Most refugees enter Ireland as asylum seekers without assistance from UNHCR. If their fear of persecution is assessed as being well-founded through the refugee determination system conducted by the Irish asylum authorities, they are granted refugee status. 

Resettled refugees, on the other hand, are transferred from an asylum country to another State that has agreed to admit them and ultimately grant them permanent settlement. UNHCR is mandated by its Statute and the UN General Assembly Resolutions to undertake resettlement as one of the three durable solutions (the others being voluntary repatriation and integration into the host country). Resettlement is unique in that it is the only durable solution that involves the relocation of refugees from an asylum country to a third country.

Between 2000 and 2014 Ireland resettled over 1,200 refugees from almost 30 nationalities. The Irish Refugee Protection Programme was established in 2015 in response to the humanitarian crisis that developed in Southern Europe as a consequence of forced displacement from areas of conflict in the Middle East and Africa. 1,913 refugees arrived on resettlement under that programme between 2015 and 2019.

In December 2019, the Irish government committed to a new refugee protection programme, to expand its community sponsorship programme and to increase its annual resettlement quota by 50 each year over the next four years: 650 in 2020, 700 in 2021, 750 in 2022 and 800 in 2023.


While resettlement involves the movement of refugees from a country outside of the EU to an EU Member State, relocation refers to the movement of refugees from one EU Member State to another. It is an intra-EU process, in which Member States help another Member State to cope with the pressure of hosting a relatively large refugee population by agreeing to receive a number of them. Relocation is an expression of internal EU solidarity and burden-sharing, particularly with those countries at the borders of Europe that receive a high number of refugees. Between 2015 and 2018, Ireland welcomed 1,022 people under this programme, the vast majority of whom came from Greece. 

Community Sponsorship programme 

The community sponsorship programme gives communities the opportunity to provide sanctuary to people fleeing war and persecution. Sponsorship was first piloted in  December 2018 with the arrival of a Syrian family to Dunshaughlin, Co. Meath. It is expected that up to 50 refugees will arrive in Ireland during the pilot phase of Community Sponsorship which will last till October 2019. For more information, please click here

Humanitarian Admissions Programme (IHAP)

The IHAP programme was established to provide humanitarian admission to Ireland for 530 eligible family members of Irish citizens and those with protection status in Ireland. A second call for proposals under the IHAP issued in December 2018, with a closing date for proposals of the 8 February 2019.

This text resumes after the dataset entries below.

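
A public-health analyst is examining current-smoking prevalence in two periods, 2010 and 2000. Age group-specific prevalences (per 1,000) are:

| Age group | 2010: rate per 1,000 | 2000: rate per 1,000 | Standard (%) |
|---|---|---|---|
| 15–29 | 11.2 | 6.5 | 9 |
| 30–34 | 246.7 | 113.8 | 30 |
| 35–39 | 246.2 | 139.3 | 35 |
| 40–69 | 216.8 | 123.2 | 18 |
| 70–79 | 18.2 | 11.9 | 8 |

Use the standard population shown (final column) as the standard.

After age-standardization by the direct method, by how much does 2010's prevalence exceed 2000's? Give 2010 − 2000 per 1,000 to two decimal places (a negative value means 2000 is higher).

Standard weights: 0.09, 0.30, 0.35, 0.18, 0.08.
2010: 0.0900×11.2 + 0.3000×246.7 + 0.3500×246.2 + 0.1800×216.8 + 0.0800×18.2 = 201.6680 per 1,000.
2000: 0.0900×6.5 + 0.3000×113.8 + 0.3500×139.3 + 0.1800×123.2 + 0.0800×11.9 = 106.6080 per 1,000.
Difference = 201.6680 − 106.6080 = 95.0600.

95.06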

In the last open call for IHAP applications, the proposed beneficiaries had to be nationals of one of the following ten countries and be residing in that country, a neighbouring country and/or be registered with UNHCR:

  1. Syrian Arab Republic
  2. Afghanistan
  3. South Sudan
  4. Somalia
  5. Sudan
  1. Democratic Republic of the Congo
  2. Central African Republic
  3. Myanmar
  4. Eritrea
  5. Burundi

Syrian Humanitarian Admission Programme

In addition to Ireland’s established refugee resettlement and relocation programmes, the government introduced a once-off private sponsorship scheme in 2014 in response to the deteriorating crisis in Syria: the Syrian Humanitarian Admission Programme (SHAP).

Applications for SHAP could be made during a six week period between 14 March 2014 and 30 April 2014. SHAP allowed Irish citizens of Syrian birth and Syrian nationals lawfully resident in Ireland to apply to bring family members in Syria, or displaced from Syria in surrounding countries, to Ireland. Each sponsor was able to submit applications for up to four ‘of their most vulnerable family members’, while prioritising two.

The Family Reunification Unit in the Irish Naturalisation and Immigration Service (INIS) had responsibility for receiving and processing applications made under SHAP. Ireland provided permission to reside in Ireland to 119  persons utilising the SHAP scheme out of applications made on behalf of 308 persons. The SHAP beneficiaries were initially permitted to reside in Ireland for 2 years.